Personal life
- Born: 1937 Yara, Dêqên, Eastern Tibet
- Died: 21 April 2017 (aged 80) Delhi, India

Religious life
- Religion: Tibetan Buddhism
- School: Gelug
- Monastic name: Lobsang Tenzin
- Profession: Geshe Lharampa Degree in 1982

Senior posting
- Present post: 103rd Ganden Tripa
- Previous post: Sharpa Chöje at the Ganden Monastery

= Jetsun Lobsang Tenzin =

103rd Ganden Tripa of the Gelug school of Tibetan Buddhism (1937–2017)

103rd Ganden Tripa Jetsun Lobsang Tenzin Rinpoche (1937 – 21 April 2017) was the 103rd Ganden Tripa (spiritual leader) of the Gelug school of Tibetan Buddhism. He was appointed to the position by the Dalai Lama in 2016 and died in 2017.

== The Life of the 103rd Ganden Tripa ==
The 103rd Ganden Tripa Jetsun Lobsang Tenzin Rinpoche, who served as the head of the Gelug school of Tibetan Buddhism, was appointed by His Holiness the Dalai Lama in October 2016. He was enthroned on November 5, 2016, at Ganden Trithok Khang in Mundgod, India, succeeding Rizong Sey Thubten Nyima Lungtok Tenzin Norbu in the position.

According to the Central Tibetan Administration, the 103rd Ganden Tripa was born in 1937 in Eastern Tibet. He joined Tsem Monastery at age nine and later received his higher education at Drepung Loseling Monastic University. In 1959, he followed His Holiness into exile and continued his geshe studies in Buxa Duar, a former prison camp where refugee monks were housed for several years. When the major monasteries were reestablished in South India, he served Drepung Loseling Monastery in various capacities. He was awarded the Geshe Lharampa degree in 1982 and attended Gyuto Tantric College the following year. In 2003, he was enthroned as Sharpa Chöje at the Ganden Monastery.

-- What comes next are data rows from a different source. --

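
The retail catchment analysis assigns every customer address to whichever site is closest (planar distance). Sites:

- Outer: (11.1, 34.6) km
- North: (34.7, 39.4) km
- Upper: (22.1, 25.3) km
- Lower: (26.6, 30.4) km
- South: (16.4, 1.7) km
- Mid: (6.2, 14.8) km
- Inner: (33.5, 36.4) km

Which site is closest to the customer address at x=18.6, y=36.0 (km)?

Outer

Squared distances to each site:
Outer: 58.210; North: 270.770; Upper: 126.740; Lower: 95.360; South: 1181.330; Mid: 603.200; Inner: 222.170.
Minimum at Outer.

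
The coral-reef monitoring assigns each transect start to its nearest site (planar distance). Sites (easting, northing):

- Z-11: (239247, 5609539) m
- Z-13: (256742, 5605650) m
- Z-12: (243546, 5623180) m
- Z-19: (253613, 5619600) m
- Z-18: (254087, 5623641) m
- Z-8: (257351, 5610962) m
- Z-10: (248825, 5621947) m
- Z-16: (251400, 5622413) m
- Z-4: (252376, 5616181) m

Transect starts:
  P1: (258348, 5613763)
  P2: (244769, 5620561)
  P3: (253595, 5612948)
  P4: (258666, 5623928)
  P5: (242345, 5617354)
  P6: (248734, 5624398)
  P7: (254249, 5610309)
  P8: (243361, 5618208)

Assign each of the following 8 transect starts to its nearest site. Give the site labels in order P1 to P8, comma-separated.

Z-8, Z-12, Z-4, Z-18, Z-12, Z-10, Z-8, Z-12

P1 → Z-8 (d²=8839610.00)
P2 → Z-12 (d²=8354890.00)
P3 → Z-4 (d²=11938250.00)
P4 → Z-18 (d²=21049610.00)
P5 → Z-12 (d²=35384677.00)
P6 → Z-10 (d²=6015682.00)
P7 → Z-8 (d²=10048813.00)
P8 → Z-12 (d²=24755009.00)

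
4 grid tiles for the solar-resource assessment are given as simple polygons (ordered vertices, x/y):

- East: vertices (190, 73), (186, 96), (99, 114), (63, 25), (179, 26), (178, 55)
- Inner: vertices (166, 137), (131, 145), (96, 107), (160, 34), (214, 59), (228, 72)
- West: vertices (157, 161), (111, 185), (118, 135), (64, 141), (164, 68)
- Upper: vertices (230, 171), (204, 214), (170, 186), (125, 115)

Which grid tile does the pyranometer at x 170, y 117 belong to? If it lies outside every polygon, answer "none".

Inner

Cast a ray rightward from (170, 117). For each polygon, the edges (by vertex number in listed order) whose endpoints lie on opposite sides of y = 117, where each meets that height, and whether that is right or left of the point:
East: no edge straddles that height → 0 crossings.
Inner: 2–3 at x≈105.2 (left), 6–1 at x≈185.1 (right) → 1 crossing.
West: 4–5 at x≈96.9 (left), 5–1 at x≈160.3 (left) → 0 crossings.
Upper: 3–4 at x≈126.3 (left), 4–1 at x≈128.8 (left) → 0 crossings.
Only Inner has an odd count, so the point is inside Inner.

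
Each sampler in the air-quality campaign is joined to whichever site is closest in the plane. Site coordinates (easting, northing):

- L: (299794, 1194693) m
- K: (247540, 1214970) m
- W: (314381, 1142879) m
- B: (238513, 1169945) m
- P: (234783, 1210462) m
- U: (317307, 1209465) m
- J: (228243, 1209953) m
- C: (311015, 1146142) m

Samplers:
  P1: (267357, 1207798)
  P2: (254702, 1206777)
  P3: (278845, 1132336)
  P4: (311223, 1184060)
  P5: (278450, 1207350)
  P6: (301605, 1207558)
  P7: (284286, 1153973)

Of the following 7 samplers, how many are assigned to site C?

2

P1 → K
P2 → K
P3 → C
P4 → L
P5 → L
P6 → L
P7 → C
2 of the 7 go to C.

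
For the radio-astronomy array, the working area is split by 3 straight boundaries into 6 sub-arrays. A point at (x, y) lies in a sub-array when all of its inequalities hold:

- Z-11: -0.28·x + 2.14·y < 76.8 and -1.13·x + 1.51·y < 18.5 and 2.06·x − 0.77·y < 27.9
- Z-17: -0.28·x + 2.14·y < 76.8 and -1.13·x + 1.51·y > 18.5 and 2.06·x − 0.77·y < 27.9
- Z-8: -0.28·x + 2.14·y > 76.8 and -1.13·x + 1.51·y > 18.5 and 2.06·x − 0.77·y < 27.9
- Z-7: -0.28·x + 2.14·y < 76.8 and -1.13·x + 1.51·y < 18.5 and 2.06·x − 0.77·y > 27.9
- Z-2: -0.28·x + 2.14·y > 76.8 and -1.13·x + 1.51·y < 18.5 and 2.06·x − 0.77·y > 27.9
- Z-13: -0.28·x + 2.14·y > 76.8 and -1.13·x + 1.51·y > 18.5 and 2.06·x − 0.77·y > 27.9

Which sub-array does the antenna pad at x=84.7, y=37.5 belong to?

Z-7

-0.28·84.7 + 2.14·37.5 = 56.534, which is < 76.8
-1.13·84.7 + 1.51·37.5 = -39.086, which is < 18.5
2.06·84.7 − 0.77·37.5 = 145.607, which is > 27.9
This sign pattern matches Z-7.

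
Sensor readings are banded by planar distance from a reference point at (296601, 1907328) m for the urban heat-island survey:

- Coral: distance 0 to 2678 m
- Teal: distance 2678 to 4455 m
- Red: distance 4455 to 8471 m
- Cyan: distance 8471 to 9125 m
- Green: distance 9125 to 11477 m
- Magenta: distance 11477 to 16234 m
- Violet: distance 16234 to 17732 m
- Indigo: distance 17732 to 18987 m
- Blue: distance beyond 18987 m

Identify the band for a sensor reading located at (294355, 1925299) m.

Distance = √((294355−296601)² + (1925299−1907328)²) = √(5044516.000 + 322956841.000) = 18110.808 m.
17732 ≤ 18110.808 < 18987 → Indigo.

Indigo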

== The death of the 103rd Ganden Tripa ==
The FPMT shared the news of the death of the 103rd Ganden Tripa Jetsun Lobsang Tenzin Rinpoche, who died on April 21, 2017, at 11:45 p.m. in Delhi, India, after an illness. According to the Central Tibetan Administration, the Ganden Tripa’s death was announced by Gelugpa members of the Tibetan Parliament in exile, who urged devotees to do special prayers for the Ganden Tripa.

Sikyong (Prime Minister) Dr. Lobsang Sangay, the head of the Tibetan government in exile, said, “With profound sadness, I on behalf of all Tibetans pray that Kyabje Jetsun Lobsang Tenzin Rinpoche will be reborn and carry forward his mission to spread the teachings of Lord Buddha and His Holiness the Dalai Lama. May he be reborn in Tibet, the land of snow.